Given the high morbidity and mortality of these patients, a high degree of suspicion in appropriate clinical settings is of utmost importance in these cases for early diagnosis and treatment even if it is in an unusual location like in our case. The number of hospitals, multiple broad-spectrum antibiotics, high blood sugar levels, steroid administration, post-COVID-19 status, and lack of expertise in previous hospitals all played a significant role in delayed diagnosis of mucormycosis that could have been fatal. Computed tomography of the abdomen, cystoscopy, and histopathological examination should be performed urgently to reach a proper diagnosis. Forming multidisciplinary teams including nephrologists, urologists, pathologists, infectivologists, and microbiologists is essential for prompt management. Despite the high fatality in these cases, if proper treatment with antifungal agents and removal of the source by appropriate operation can be performed, a good outcome can be assured.

4. Conclusion

Timely identifying at-risk populations and having a high degree of suspicion with involvement of multidisciplinary teams are of utmost importance to diagnose and treat a rare and fatal infection like isolated renal mucormycosis presenting as unilateral hydronephrosis. The use of antifungal drugs and removal of the source can result in a good outcome.

Abbreviations

HIV:Human immunodeficiency virus
Urine RE/ME:Urine routine and microscopic examination
CT:Computed tomography
VUJ:Vesicoureteral junction
PUJ:Pelvic ureteric junction.

Data Availability

The data supporting the findings of the study are available within the article and can be obtained from the corresponding author upon request.
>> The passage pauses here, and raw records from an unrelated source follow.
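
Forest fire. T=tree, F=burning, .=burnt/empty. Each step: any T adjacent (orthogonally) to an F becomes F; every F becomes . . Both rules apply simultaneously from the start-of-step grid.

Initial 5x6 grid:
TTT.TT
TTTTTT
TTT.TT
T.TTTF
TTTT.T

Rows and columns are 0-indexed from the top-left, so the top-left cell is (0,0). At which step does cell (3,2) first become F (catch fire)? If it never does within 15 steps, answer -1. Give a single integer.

Step 1: cell (3,2)='T' (+3 fires, +1 burnt)
Step 2: cell (3,2)='T' (+3 fires, +3 burnt)
Step 3: cell (3,2)='F' (+4 fires, +3 burnt)
  -> target ignites at step 3
Step 4: cell (3,2)='.' (+4 fires, +4 burnt)
Step 5: cell (3,2)='.' (+3 fires, +4 burnt)
Step 6: cell (3,2)='.' (+4 fires, +3 burnt)
Step 7: cell (3,2)='.' (+3 fires, +4 burnt)
Step 8: cell (3,2)='.' (+1 fires, +3 burnt)
Step 9: cell (3,2)='.' (+0 fires, +1 burnt)
  fire out at step 9

3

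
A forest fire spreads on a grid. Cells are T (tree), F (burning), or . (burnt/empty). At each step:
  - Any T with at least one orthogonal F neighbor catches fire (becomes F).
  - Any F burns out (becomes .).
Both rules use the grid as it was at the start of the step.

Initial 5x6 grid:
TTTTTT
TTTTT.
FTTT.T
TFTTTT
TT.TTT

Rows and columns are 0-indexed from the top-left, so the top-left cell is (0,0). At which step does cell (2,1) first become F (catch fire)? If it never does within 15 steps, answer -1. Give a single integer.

Step 1: cell (2,1)='F' (+5 fires, +2 burnt)
  -> target ignites at step 1
Step 2: cell (2,1)='.' (+5 fires, +5 burnt)
Step 3: cell (2,1)='.' (+5 fires, +5 burnt)
Step 4: cell (2,1)='.' (+4 fires, +5 burnt)
Step 5: cell (2,1)='.' (+4 fires, +4 burnt)
Step 6: cell (2,1)='.' (+1 fires, +4 burnt)
Step 7: cell (2,1)='.' (+1 fires, +1 burnt)
Step 8: cell (2,1)='.' (+0 fires, +1 burnt)
  fire out at step 8

1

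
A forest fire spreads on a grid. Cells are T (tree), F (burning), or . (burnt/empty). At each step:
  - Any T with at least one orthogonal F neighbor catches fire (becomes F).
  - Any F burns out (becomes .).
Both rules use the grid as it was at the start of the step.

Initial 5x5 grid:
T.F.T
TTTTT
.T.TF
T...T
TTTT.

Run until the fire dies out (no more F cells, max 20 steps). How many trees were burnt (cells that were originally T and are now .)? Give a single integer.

Step 1: +4 fires, +2 burnt (F count now 4)
Step 2: +3 fires, +4 burnt (F count now 3)
Step 3: +2 fires, +3 burnt (F count now 2)
Step 4: +1 fires, +2 burnt (F count now 1)
Step 5: +0 fires, +1 burnt (F count now 0)
Fire out after step 5
Initially T: 15, now '.': 20
Total burnt (originally-T cells now '.'): 10

Answer: 10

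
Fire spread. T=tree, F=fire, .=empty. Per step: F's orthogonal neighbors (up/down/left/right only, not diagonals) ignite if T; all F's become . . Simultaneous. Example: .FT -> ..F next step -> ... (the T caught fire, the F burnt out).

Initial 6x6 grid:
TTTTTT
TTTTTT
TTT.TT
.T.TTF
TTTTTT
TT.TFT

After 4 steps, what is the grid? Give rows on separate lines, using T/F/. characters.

Step 1: 6 trees catch fire, 2 burn out
  TTTTTT
  TTTTTT
  TTT.TF
  .T.TF.
  TTTTFF
  TT.F.F
Step 2: 4 trees catch fire, 6 burn out
  TTTTTT
  TTTTTF
  TTT.F.
  .T.F..
  TTTF..
  TT....
Step 3: 3 trees catch fire, 4 burn out
  TTTTTF
  TTTTF.
  TTT...
  .T....
  TTF...
  TT....
Step 4: 3 trees catch fire, 3 burn out
  TTTTF.
  TTTF..
  TTT...
  .T....
  TF....
  TT....

TTTTF.
TTTF..
TTT...
.T....
TF....
TT....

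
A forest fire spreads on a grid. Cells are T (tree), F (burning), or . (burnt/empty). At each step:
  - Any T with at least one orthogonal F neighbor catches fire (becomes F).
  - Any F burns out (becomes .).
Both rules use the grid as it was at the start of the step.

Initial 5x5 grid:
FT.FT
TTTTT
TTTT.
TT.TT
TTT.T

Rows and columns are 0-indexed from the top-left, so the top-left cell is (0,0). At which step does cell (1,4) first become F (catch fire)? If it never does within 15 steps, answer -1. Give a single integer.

Step 1: cell (1,4)='T' (+4 fires, +2 burnt)
Step 2: cell (1,4)='F' (+5 fires, +4 burnt)
  -> target ignites at step 2
Step 3: cell (1,4)='.' (+4 fires, +5 burnt)
Step 4: cell (1,4)='.' (+3 fires, +4 burnt)
Step 5: cell (1,4)='.' (+2 fires, +3 burnt)
Step 6: cell (1,4)='.' (+1 fires, +2 burnt)
Step 7: cell (1,4)='.' (+0 fires, +1 burnt)
  fire out at step 7

2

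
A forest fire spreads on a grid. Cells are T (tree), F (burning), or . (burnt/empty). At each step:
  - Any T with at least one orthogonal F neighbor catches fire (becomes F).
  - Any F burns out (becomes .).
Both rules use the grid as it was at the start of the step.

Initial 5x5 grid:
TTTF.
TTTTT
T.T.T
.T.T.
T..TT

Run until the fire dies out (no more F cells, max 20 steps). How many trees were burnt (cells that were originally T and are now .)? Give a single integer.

Step 1: +2 fires, +1 burnt (F count now 2)
Step 2: +3 fires, +2 burnt (F count now 3)
Step 3: +4 fires, +3 burnt (F count now 4)
Step 4: +1 fires, +4 burnt (F count now 1)
Step 5: +1 fires, +1 burnt (F count now 1)
Step 6: +0 fires, +1 burnt (F count now 0)
Fire out after step 6
Initially T: 16, now '.': 20
Total burnt (originally-T cells now '.'): 11

Answer: 11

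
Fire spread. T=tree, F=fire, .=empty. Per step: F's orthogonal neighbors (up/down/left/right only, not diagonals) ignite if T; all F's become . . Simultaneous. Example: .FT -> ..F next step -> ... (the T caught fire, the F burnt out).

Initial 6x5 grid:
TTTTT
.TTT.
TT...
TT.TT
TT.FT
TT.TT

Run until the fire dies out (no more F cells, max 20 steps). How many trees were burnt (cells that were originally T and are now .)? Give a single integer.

Step 1: +3 fires, +1 burnt (F count now 3)
Step 2: +2 fires, +3 burnt (F count now 2)
Step 3: +0 fires, +2 burnt (F count now 0)
Fire out after step 3
Initially T: 21, now '.': 14
Total burnt (originally-T cells now '.'): 5

Answer: 5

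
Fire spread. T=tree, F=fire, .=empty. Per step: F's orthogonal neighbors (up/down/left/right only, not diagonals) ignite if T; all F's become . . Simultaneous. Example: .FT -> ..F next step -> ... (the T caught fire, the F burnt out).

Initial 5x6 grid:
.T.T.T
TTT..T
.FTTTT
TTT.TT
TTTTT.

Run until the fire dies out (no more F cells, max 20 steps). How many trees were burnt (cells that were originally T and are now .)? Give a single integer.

Step 1: +3 fires, +1 burnt (F count now 3)
Step 2: +7 fires, +3 burnt (F count now 7)
Step 3: +3 fires, +7 burnt (F count now 3)
Step 4: +3 fires, +3 burnt (F count now 3)
Step 5: +3 fires, +3 burnt (F count now 3)
Step 6: +1 fires, +3 burnt (F count now 1)
Step 7: +0 fires, +1 burnt (F count now 0)
Fire out after step 7
Initially T: 21, now '.': 29
Total burnt (originally-T cells now '.'): 20

Answer: 20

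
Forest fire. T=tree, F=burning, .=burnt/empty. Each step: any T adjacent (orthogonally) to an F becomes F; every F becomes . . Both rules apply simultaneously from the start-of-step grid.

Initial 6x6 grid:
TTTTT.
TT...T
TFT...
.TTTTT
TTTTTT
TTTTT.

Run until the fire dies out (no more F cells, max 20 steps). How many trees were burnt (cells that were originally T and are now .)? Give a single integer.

Answer: 25

Derivation:
Step 1: +4 fires, +1 burnt (F count now 4)
Step 2: +4 fires, +4 burnt (F count now 4)
Step 3: +6 fires, +4 burnt (F count now 6)
Step 4: +5 fires, +6 burnt (F count now 5)
Step 5: +4 fires, +5 burnt (F count now 4)
Step 6: +2 fires, +4 burnt (F count now 2)
Step 7: +0 fires, +2 burnt (F count now 0)
Fire out after step 7
Initially T: 26, now '.': 35
Total burnt (originally-T cells now '.'): 25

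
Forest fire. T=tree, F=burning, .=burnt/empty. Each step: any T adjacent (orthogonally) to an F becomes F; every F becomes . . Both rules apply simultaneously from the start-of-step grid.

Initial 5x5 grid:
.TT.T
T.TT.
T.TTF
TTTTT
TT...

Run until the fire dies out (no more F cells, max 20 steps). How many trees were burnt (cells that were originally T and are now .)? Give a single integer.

Answer: 15

Derivation:
Step 1: +2 fires, +1 burnt (F count now 2)
Step 2: +3 fires, +2 burnt (F count now 3)
Step 3: +2 fires, +3 burnt (F count now 2)
Step 4: +2 fires, +2 burnt (F count now 2)
Step 5: +3 fires, +2 burnt (F count now 3)
Step 6: +2 fires, +3 burnt (F count now 2)
Step 7: +1 fires, +2 burnt (F count now 1)
Step 8: +0 fires, +1 burnt (F count now 0)
Fire out after step 8
Initially T: 16, now '.': 24
Total burnt (originally-T cells now '.'): 15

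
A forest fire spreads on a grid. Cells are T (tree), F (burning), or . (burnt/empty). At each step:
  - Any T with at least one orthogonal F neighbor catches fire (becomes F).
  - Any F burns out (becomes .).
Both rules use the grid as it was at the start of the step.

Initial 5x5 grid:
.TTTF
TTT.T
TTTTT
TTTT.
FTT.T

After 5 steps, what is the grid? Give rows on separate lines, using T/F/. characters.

Step 1: 4 trees catch fire, 2 burn out
  .TTF.
  TTT.F
  TTTTT
  FTTT.
  .FT.T
Step 2: 5 trees catch fire, 4 burn out
  .TF..
  TTT..
  FTTTF
  .FTT.
  ..F.T
Step 3: 6 trees catch fire, 5 burn out
  .F...
  FTF..
  .FTF.
  ..FT.
  ....T
Step 4: 3 trees catch fire, 6 burn out
  .....
  .F...
  ..F..
  ...F.
  ....T
Step 5: 0 trees catch fire, 3 burn out
  .....
  .....
  .....
  .....
  ....T

.....
.....
.....
.....
....T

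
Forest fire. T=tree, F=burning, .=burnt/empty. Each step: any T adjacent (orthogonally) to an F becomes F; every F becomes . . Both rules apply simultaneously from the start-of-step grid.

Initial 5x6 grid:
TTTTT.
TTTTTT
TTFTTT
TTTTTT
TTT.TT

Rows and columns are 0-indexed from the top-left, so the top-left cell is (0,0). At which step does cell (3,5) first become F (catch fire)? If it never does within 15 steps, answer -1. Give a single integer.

Step 1: cell (3,5)='T' (+4 fires, +1 burnt)
Step 2: cell (3,5)='T' (+8 fires, +4 burnt)
Step 3: cell (3,5)='T' (+8 fires, +8 burnt)
Step 4: cell (3,5)='F' (+6 fires, +8 burnt)
  -> target ignites at step 4
Step 5: cell (3,5)='.' (+1 fires, +6 burnt)
Step 6: cell (3,5)='.' (+0 fires, +1 burnt)
  fire out at step 6

4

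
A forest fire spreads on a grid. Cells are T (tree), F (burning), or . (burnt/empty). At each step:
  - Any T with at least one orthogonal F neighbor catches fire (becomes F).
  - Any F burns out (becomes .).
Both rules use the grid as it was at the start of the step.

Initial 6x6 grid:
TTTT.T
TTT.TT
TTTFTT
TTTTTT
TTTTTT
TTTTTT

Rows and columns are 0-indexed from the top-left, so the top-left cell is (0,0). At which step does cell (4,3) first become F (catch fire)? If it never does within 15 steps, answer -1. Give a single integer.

Step 1: cell (4,3)='T' (+3 fires, +1 burnt)
Step 2: cell (4,3)='F' (+7 fires, +3 burnt)
  -> target ignites at step 2
Step 3: cell (4,3)='.' (+9 fires, +7 burnt)
Step 4: cell (4,3)='.' (+9 fires, +9 burnt)
Step 5: cell (4,3)='.' (+4 fires, +9 burnt)
Step 6: cell (4,3)='.' (+1 fires, +4 burnt)
Step 7: cell (4,3)='.' (+0 fires, +1 burnt)
  fire out at step 7

2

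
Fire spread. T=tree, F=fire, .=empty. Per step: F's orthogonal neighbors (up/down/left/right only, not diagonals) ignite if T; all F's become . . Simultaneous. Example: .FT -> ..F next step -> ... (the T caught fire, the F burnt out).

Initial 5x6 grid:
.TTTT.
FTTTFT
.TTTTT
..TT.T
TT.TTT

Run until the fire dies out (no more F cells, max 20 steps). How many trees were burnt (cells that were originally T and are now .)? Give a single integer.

Step 1: +5 fires, +2 burnt (F count now 5)
Step 2: +6 fires, +5 burnt (F count now 6)
Step 3: +4 fires, +6 burnt (F count now 4)
Step 4: +3 fires, +4 burnt (F count now 3)
Step 5: +1 fires, +3 burnt (F count now 1)
Step 6: +0 fires, +1 burnt (F count now 0)
Fire out after step 6
Initially T: 21, now '.': 28
Total burnt (originally-T cells now '.'): 19

Answer: 19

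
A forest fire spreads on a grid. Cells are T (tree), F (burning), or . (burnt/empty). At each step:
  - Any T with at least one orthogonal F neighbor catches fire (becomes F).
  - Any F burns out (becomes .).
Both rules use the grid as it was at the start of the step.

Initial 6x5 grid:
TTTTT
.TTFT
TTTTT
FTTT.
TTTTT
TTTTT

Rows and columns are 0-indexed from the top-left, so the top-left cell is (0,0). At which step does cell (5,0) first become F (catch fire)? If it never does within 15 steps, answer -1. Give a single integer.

Step 1: cell (5,0)='T' (+7 fires, +2 burnt)
Step 2: cell (5,0)='F' (+10 fires, +7 burnt)
  -> target ignites at step 2
Step 3: cell (5,0)='.' (+4 fires, +10 burnt)
Step 4: cell (5,0)='.' (+4 fires, +4 burnt)
Step 5: cell (5,0)='.' (+1 fires, +4 burnt)
Step 6: cell (5,0)='.' (+0 fires, +1 burnt)
  fire out at step 6

2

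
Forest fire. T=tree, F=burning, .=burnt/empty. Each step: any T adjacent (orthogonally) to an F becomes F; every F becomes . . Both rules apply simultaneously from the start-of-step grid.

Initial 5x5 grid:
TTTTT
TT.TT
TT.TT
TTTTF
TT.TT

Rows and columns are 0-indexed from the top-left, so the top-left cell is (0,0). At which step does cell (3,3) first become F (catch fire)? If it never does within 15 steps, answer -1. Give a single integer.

Step 1: cell (3,3)='F' (+3 fires, +1 burnt)
  -> target ignites at step 1
Step 2: cell (3,3)='.' (+4 fires, +3 burnt)
Step 3: cell (3,3)='.' (+3 fires, +4 burnt)
Step 4: cell (3,3)='.' (+4 fires, +3 burnt)
Step 5: cell (3,3)='.' (+4 fires, +4 burnt)
Step 6: cell (3,3)='.' (+2 fires, +4 burnt)
Step 7: cell (3,3)='.' (+1 fires, +2 burnt)
Step 8: cell (3,3)='.' (+0 fires, +1 burnt)
  fire out at step 8

1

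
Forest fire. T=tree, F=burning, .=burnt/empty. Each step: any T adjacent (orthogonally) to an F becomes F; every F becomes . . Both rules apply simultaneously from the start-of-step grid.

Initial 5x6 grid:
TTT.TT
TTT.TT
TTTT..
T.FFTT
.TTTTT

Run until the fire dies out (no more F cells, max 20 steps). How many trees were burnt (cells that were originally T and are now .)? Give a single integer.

Step 1: +5 fires, +2 burnt (F count now 5)
Step 2: +5 fires, +5 burnt (F count now 5)
Step 3: +4 fires, +5 burnt (F count now 4)
Step 4: +3 fires, +4 burnt (F count now 3)
Step 5: +1 fires, +3 burnt (F count now 1)
Step 6: +0 fires, +1 burnt (F count now 0)
Fire out after step 6
Initially T: 22, now '.': 26
Total burnt (originally-T cells now '.'): 18

Answer: 18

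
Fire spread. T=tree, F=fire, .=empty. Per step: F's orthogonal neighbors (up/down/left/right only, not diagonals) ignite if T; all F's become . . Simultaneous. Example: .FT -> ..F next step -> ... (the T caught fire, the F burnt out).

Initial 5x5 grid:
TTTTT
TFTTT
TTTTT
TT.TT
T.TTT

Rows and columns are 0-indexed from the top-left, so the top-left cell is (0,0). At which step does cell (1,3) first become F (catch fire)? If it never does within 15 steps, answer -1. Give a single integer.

Step 1: cell (1,3)='T' (+4 fires, +1 burnt)
Step 2: cell (1,3)='F' (+6 fires, +4 burnt)
  -> target ignites at step 2
Step 3: cell (1,3)='.' (+4 fires, +6 burnt)
Step 4: cell (1,3)='.' (+4 fires, +4 burnt)
Step 5: cell (1,3)='.' (+2 fires, +4 burnt)
Step 6: cell (1,3)='.' (+2 fires, +2 burnt)
Step 7: cell (1,3)='.' (+0 fires, +2 burnt)
  fire out at step 7

2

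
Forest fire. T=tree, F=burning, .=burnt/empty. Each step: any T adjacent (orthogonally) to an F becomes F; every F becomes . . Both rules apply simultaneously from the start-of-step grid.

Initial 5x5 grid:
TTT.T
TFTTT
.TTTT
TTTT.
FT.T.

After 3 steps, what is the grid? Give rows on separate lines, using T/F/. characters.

Step 1: 6 trees catch fire, 2 burn out
  TFT.T
  F.FTT
  .FTTT
  FTTT.
  .F.T.
Step 2: 5 trees catch fire, 6 burn out
  F.F.T
  ...FT
  ..FTT
  .FTT.
  ...T.
Step 3: 3 trees catch fire, 5 burn out
  ....T
  ....F
  ...FT
  ..FT.
  ...T.

....T
....F
...FT
..FT.
...T.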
Written informed consent for publication of clinical details and images was obtained from the patient.

Conflicts of Interest

The authors declare no conflicts of interest.

Acknowledgments

The authors are grateful to the patient and family for allowing them to share the story of the patient. The authors would like to acknowledge Dr. Nishan Bhurtyal for helping in management of the patient.